Temple Law Professor Jennifer Lee is the 2020 recipient of the Derrick Bell Award, given annually by the Minority Law Teachers’ Section of the Association of American Law Schools (AALS). The award was conferred at the AALS’ annual conference, held in early January.
The Derrick Bell Award honors a junior faculty member who, through activism, mentoring, colleagueship, teaching, or scholarship, has made an extraordinary contribution to legal education, the legal system, or social justice. As a professor in Temple Law’s Sheller Center for Social Justice, Professor Lee teaches Social Justice Lawyering, in which students engage in the multifaceted practice of social justice advocacy to benefit underserved communities in and around Philadelphia with a particular focus on promoting low-wage worker rights and advancing opportunities for immigrant communities.

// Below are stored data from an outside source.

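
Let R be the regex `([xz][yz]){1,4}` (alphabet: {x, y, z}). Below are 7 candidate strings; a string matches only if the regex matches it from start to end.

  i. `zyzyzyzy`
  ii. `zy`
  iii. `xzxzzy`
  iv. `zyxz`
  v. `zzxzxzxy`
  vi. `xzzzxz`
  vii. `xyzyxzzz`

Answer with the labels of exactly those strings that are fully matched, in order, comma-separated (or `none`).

i, ii, iii, iv, v, vi, vii

i. `zyzyzyzy` → match
ii. `zy` → match
iii. `xzxzzy` → match
iv. `zyxz` → match
v. `zzxzxzxy` → match
vi. `xzzzxz` → match
vii. `xyzyxzzz` → match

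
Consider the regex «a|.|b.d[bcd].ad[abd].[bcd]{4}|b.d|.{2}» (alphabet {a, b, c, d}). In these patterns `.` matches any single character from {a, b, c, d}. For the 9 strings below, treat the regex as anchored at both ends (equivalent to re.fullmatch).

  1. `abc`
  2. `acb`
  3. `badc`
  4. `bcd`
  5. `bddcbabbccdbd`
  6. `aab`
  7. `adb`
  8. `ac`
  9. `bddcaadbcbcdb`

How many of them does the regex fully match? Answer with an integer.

3

1 → no match
2 → no match
3 → no match
4 → match
5 → no match
6 → no match
7 → no match
8 → match
9 → match
Total matched: 3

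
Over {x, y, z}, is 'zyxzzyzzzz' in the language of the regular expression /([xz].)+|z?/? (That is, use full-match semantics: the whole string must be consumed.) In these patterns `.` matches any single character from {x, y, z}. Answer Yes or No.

Yes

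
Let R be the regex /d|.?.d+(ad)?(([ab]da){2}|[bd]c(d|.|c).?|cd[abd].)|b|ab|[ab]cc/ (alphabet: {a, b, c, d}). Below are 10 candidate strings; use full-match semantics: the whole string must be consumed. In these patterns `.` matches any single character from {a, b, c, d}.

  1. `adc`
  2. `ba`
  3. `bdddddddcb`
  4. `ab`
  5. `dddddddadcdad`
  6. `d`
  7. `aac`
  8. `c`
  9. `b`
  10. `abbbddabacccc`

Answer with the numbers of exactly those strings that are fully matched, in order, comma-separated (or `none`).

1. `adc` → no match
2. `ba` → no match
3. `bdddddddcb` → match
4. `ab` → match
5 → match
6. `d` → match
7. `aac` → no match
8. `c` → no match
9. `b` → match
10 → no match

3, 4, 5, 6, 9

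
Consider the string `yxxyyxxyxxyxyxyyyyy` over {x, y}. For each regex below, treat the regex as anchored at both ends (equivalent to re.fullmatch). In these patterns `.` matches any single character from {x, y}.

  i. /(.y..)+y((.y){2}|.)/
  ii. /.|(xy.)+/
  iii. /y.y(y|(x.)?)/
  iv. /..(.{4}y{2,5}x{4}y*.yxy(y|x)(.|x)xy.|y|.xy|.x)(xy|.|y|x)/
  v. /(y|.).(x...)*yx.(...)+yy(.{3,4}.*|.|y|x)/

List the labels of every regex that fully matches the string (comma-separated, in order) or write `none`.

i → no match
ii → no match
iii → no match
iv → no match
v → match

v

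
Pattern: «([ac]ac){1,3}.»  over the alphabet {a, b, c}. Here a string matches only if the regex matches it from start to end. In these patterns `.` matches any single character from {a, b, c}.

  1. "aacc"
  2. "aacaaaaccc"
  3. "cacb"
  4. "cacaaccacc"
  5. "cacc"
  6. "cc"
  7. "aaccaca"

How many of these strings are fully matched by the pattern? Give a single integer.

5

1 → match
2 → no match
3 → match
4 → match
5 → match
6 → no match
7 → match
Total matched: 5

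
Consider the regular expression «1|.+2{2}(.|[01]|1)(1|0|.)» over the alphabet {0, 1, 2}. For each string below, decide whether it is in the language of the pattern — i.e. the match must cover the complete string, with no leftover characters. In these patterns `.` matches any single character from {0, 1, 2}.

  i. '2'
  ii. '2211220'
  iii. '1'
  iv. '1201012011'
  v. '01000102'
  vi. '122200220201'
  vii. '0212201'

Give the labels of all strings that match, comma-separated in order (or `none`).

i → no match
ii → no match
iii → match
iv → no match
v → no match
vi → no match
vii → match

iii, vii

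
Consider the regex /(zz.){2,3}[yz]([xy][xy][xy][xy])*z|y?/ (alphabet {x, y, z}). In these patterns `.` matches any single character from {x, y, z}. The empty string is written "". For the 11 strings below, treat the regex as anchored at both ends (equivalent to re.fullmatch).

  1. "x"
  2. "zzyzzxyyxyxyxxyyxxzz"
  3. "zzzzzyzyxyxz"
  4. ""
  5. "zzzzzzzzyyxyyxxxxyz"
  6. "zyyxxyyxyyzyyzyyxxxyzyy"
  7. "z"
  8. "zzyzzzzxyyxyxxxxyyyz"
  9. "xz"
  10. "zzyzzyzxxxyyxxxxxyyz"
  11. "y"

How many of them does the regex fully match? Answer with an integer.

6

1 → no match
2 → no match
3 → match
4 → match
5 → match
6 → no match
7 → no match
8 → match
9 → no match
10 → match
11 → match
Total matched: 6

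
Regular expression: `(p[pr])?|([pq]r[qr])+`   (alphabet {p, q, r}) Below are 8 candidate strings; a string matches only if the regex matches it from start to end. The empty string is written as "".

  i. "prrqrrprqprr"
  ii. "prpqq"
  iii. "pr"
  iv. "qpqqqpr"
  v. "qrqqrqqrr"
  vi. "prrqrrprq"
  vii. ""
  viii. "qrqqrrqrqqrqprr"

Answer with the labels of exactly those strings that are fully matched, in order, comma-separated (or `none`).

i → match
ii → no match
iii → match
iv → no match
v → match
vi → match
vii → match
viii → match

i, iii, v, vi, vii, viii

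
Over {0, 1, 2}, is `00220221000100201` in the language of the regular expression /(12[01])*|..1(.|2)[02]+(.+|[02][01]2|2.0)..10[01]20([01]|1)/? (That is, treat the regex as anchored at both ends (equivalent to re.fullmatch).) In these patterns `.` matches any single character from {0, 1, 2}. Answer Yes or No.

No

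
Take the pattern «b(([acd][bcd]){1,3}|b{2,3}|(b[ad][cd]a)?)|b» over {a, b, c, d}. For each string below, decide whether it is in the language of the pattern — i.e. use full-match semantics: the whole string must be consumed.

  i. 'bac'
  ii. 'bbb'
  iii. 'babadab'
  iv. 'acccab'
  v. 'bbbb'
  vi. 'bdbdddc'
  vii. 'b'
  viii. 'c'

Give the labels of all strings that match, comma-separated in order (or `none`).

i, ii, iii, v, vi, vii

i → match
ii → match
iii → match
iv → no match — must start with 'b'
v → match
vi → match
vii → match
viii → no match — must start with 'b'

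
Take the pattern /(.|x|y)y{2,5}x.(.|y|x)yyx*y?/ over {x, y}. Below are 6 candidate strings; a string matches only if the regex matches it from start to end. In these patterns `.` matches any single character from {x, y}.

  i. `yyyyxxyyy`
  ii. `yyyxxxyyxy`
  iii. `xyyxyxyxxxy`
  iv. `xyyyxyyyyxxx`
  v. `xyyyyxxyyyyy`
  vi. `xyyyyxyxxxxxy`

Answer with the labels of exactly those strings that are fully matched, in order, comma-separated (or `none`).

i, ii, iv

i → match
ii → match
iii → no match
iv → match
v → no match
vi → no match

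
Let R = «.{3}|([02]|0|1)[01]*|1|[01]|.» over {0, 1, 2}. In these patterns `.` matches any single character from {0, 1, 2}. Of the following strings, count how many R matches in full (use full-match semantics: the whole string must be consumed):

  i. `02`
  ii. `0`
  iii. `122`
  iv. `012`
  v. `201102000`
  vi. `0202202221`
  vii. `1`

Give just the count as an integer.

i → no match
ii → match
iii → match
iv → match
v → no match
vi → no match
vii → match
Total matched: 4

4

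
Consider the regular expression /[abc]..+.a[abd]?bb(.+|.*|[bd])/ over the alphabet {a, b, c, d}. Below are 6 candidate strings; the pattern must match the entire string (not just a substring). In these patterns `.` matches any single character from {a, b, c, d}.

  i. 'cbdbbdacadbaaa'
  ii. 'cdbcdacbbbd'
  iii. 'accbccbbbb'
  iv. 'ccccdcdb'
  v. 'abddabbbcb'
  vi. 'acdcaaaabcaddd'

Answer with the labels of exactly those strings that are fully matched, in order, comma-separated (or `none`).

v

i → no match
ii → no match
iii → no match
iv → no match
v → match
vi → no match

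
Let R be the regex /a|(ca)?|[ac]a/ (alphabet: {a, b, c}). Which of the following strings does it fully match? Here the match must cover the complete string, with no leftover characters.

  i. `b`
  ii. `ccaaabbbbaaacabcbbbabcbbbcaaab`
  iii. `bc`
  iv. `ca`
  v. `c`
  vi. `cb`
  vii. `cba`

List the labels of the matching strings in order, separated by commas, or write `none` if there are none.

iv

i → no match
ii → no match
iii → no match
iv → match
v → no match
vi → no match
vii → no match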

Professor Lee is also a respected scholar. Her work is focused on low-wage workers and immigrant rights, with a special interest in the ways that immigration status intersects employment and labor rights. Her recent publications have examined immigrant workers and their social mobilization, the regulation of wage theft, and low-wage migrant workers and their participation in temporary visa worker programs (“guest worker” programs). She recently visited at the Instituto de Investigaciones Jurídicas at the Universidad Nacional Autónoma de Mexico (UNAM) in Mexico City as a García-Robles Fulbright Scholar to work on issues confronting temporary visa workers and comparative child migrant detention policies and practices.